Dans quel cas s’applique la décote ?

Le système de pension prévoit une majoration et une minoration de la retraite selon les différentes conditions dans lesquelles se trouve le bénéficiaire. Il s’agit de la décote et de la surcote.

Pour rappel, un travailleur qui souhaite partir à la retraite à 62 ans et bénéficier d’une retraite à taux plein, doit avoir validé un nombre requis de trimestres en fonction de son année de naissance. Autrement, il doit attendre 67 ans pour bénéficier automatiquement du taux plein.

Néanmoins, un travailleur en fin de carrière peut partir à 62 ans, sans avoir validé le nombre requis de trimestres. Dans ce cas, sa retraite subit une décote, dont le taux dépend d’un coefficient de minoration par trimestre manquant et de l’âge du travailleur concerné.

Pour calculer le nombre de trimestres manquant, l’assurance prend en compte les trimestres nécessaires pour obtenir la durée d’assurance donnant droit à un taux plein ; ou pour atteindre l’âge légal pour en bénéficier.

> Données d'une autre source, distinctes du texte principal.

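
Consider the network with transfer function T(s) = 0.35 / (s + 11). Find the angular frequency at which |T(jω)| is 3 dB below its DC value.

For a single-pole low-pass, the −3 dB point is at the pole: ω = 11 rad/s.

11 rad/s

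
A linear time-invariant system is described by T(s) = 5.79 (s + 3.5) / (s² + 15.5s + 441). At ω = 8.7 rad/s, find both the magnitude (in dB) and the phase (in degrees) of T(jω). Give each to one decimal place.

|T| = -17.1 dB, ∠T = 47.8 deg

|j8.7 + 3.5| = √(8.7² + 3.5²) = 9.378
|(j8.7)² + 15.5(j8.7) + 441| = |365.31 + j134.85| = 389.4
|T(j8.7)| = 5.79 × 9.378 / 389.4 = 0.13943
20 log₁₀(0.13943) = -17.11 dB
∠(j8.7 + 3.5) = arctan(8.7/3.5) = 68.09°
∠[(j8.7)² + 15.5(j8.7) + 441] = ∠[365.31 + j134.85] = 20.26°
∠T(j8.7) = 68.09° − 20.26° = 47.82°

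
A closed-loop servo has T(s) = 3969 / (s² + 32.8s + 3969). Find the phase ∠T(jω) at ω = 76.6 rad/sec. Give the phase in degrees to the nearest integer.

∠[(j76.6)² + 32.8(j76.6) + 3969] = ∠[-1898.6 + j2512.5] = 127.08°
∠T(j76.6) = −127.08° = -127.08°

-127°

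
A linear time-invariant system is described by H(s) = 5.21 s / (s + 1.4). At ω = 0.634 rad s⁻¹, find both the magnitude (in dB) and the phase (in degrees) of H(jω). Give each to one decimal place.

|H| = 6.6 dB, ∠H = 65.6°

|j0.634| = 0.634
|j0.634 + 1.4| = √(0.634² + 1.4²) = 1.537
|H(j0.634)| = 5.21 × 0.634 / 1.537 = 2.1493
20 log₁₀(2.1493) = 6.65 dB
∠(j0.634) = 90.00°
∠(j0.634 + 1.4) = arctan(0.634/1.4) = 24.36°
∠H(j0.634) = 90.00° − 24.36° = 65.64°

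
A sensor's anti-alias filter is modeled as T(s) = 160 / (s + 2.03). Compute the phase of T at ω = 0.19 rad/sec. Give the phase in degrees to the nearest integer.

∠(j0.19 + 2.03) = arctan(0.19/2.03) = 5.35°
∠T(j0.19) = −5.35° = -5.35°

-5°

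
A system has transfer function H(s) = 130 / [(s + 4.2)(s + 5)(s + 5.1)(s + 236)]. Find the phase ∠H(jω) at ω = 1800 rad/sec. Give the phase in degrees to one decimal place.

-352.1°

∠(j1800 + 4.2) = arctan(1800/4.2) = 89.87°
∠(j1800 + 5) = arctan(1800/5) = 89.84°
∠(j1800 + 5.1) = arctan(1800/5.1) = 89.84°
∠(j1800 + 236) = arctan(1800/236) = 82.53°
∠H(j1800) = − (89.87° + 89.84° + 89.84° + 82.53°) = -352.08°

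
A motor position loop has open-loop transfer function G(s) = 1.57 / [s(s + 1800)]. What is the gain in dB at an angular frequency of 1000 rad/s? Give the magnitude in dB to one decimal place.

-122.4 dB

|j1000 + 1800| = √(1000² + 1800²) = 2059
|j1000| = 1000
|G(j1000)| = 1.57 / (2059 × 1000) = 7.6246e-07
20 log₁₀(7.6246e-07) = -122.36 dB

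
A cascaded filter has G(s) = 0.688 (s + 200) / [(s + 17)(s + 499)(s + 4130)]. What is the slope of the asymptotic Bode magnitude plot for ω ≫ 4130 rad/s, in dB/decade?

With 1 zero and 3 poles, the high-frequency asymptotic slope is 20 × (1 − 3) = -40 dB/decade.

-40 dB/decade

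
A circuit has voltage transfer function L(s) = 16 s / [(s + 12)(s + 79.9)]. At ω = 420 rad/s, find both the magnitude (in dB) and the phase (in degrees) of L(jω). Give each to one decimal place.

|L| = -28.5 dB, ∠L = -77.6°

|j420| = 420
|j420 + 12| = √(420² + 12²) = 420.2
|j420 + 79.9| = √(420² + 79.9²) = 427.5
|L(j420)| = 16 × 420 / (420.2 × 427.5) = 0.037409
20 log₁₀(0.037409) = -28.54 dB
∠(j420) = 90.00°
∠(j420 + 12) = arctan(420/12) = 88.36°
∠(j420 + 79.9) = arctan(420/79.9) = 79.23°
∠L(j420) = 90.00° − (88.36° + 79.23°) = -77.59°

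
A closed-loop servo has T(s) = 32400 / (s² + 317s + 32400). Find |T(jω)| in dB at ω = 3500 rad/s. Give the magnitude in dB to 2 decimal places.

-51.56 dB

|(j3500)² + 317(j3500) + 32400| = |-1.2218e+07 + j1.1095e+06| = 1.227e+07
|T(j3500)| = 32400 / 1.227e+07 = 0.002641
20 log₁₀(0.002641) = -51.564 dB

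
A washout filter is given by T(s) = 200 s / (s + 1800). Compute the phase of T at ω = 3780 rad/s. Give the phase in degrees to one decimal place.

∠(j3780) = 90.00°
∠(j3780 + 1800) = arctan(3780/1800) = 64.54°
∠T(j3780) = 90.00° − 64.54° = 25.46°

25.5°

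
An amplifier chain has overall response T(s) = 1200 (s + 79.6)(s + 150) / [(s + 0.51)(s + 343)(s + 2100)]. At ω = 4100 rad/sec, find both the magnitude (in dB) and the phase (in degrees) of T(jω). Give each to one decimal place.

|T| = -11.7 dB, ∠T = -61.3°

|j4100 + 79.6| = √(4100² + 79.6²) = 4101
|j4100 + 150| = √(4100² + 150²) = 4103
|j4100 + 0.51| = √(4100² + 0.51²) = 4100
|j4100 + 343| = √(4100² + 343²) = 4114
|j4100 + 2100| = √(4100² + 2100²) = 4607
|T(j4100)| = 1200 × 4101 × 4103 / (4100 × 4114 × 4607) = 0.25982
20 log₁₀(0.25982) = -11.71 dB
∠(j4100 + 79.6) = arctan(4100/79.6) = 88.89°
∠(j4100 + 150) = arctan(4100/150) = 87.90°
∠(j4100 + 0.51) = arctan(4100/0.51) = 89.99°
∠(j4100 + 343) = arctan(4100/343) = 85.22°
∠(j4100 + 2100) = arctan(4100/2100) = 62.88°
∠T(j4100) = 88.89° + 87.90° − (89.99° + 85.22° + 62.88°) = -61.30°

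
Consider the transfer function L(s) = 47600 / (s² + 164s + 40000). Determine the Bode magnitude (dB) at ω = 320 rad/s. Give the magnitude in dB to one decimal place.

|(j320)² + 164(j320) + 40000| = |-62400 + j52480| = 8.153e+04
|L(j320)| = 47600 / 8.153e+04 = 0.5838
20 log₁₀(0.5838) = -4.67 dB

-4.7 dB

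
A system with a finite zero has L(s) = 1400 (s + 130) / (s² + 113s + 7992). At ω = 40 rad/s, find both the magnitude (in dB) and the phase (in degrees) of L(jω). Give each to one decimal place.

|j40 + 130| = √(40² + 130²) = 136
|(j40)² + 113(j40) + 7992| = |6392 + j4520| = 7829
|L(j40)| = 1400 × 136 / 7829 = 24.323
20 log₁₀(24.323) = 27.72 dB
∠(j40 + 130) = arctan(40/130) = 17.10°
∠[(j40)² + 113(j40) + 7992] = ∠[6392 + j4520] = 35.27°
∠L(j40) = 17.10° − 35.27° = -18.16°

|L| = 27.7 dB, ∠L = -18.2°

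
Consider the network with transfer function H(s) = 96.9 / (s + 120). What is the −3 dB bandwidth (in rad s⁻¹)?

For a single-pole low-pass, the −3 dB point is at the pole: ω = 120 rad s⁻¹.

120 rad s⁻¹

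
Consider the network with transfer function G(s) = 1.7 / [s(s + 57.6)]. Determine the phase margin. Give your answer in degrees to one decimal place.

90.0°

Gain crossover: |G(jω)| = 1 at ω ≈ 0.0295 rad s⁻¹.
∠G(j0.0295) = −90° − arctan(0.0295/57.6) ≈ -90.03°
PM = 180° + (-90.03°) = 89.97°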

À l’inverse, le bénéficiaire peut prétendre à une majoration de la retraite ou une surcote. En effet, lorsqu’un travailleur bénéficie du taux plein à l’âge pivot et continue à exercer son emploi, il peut prétendre à une surcote. C’est un coefficient de majoration appliqué à la pension de la retraite dont la valeur de majoration dépend de l’ancienneté du salarié et des trimestres validés. Toutefois, seuls les trimestres cotisés sont considérés pour déterminer le taux de la surcote. De même, celle-ci concerne uniquement la retraite de base.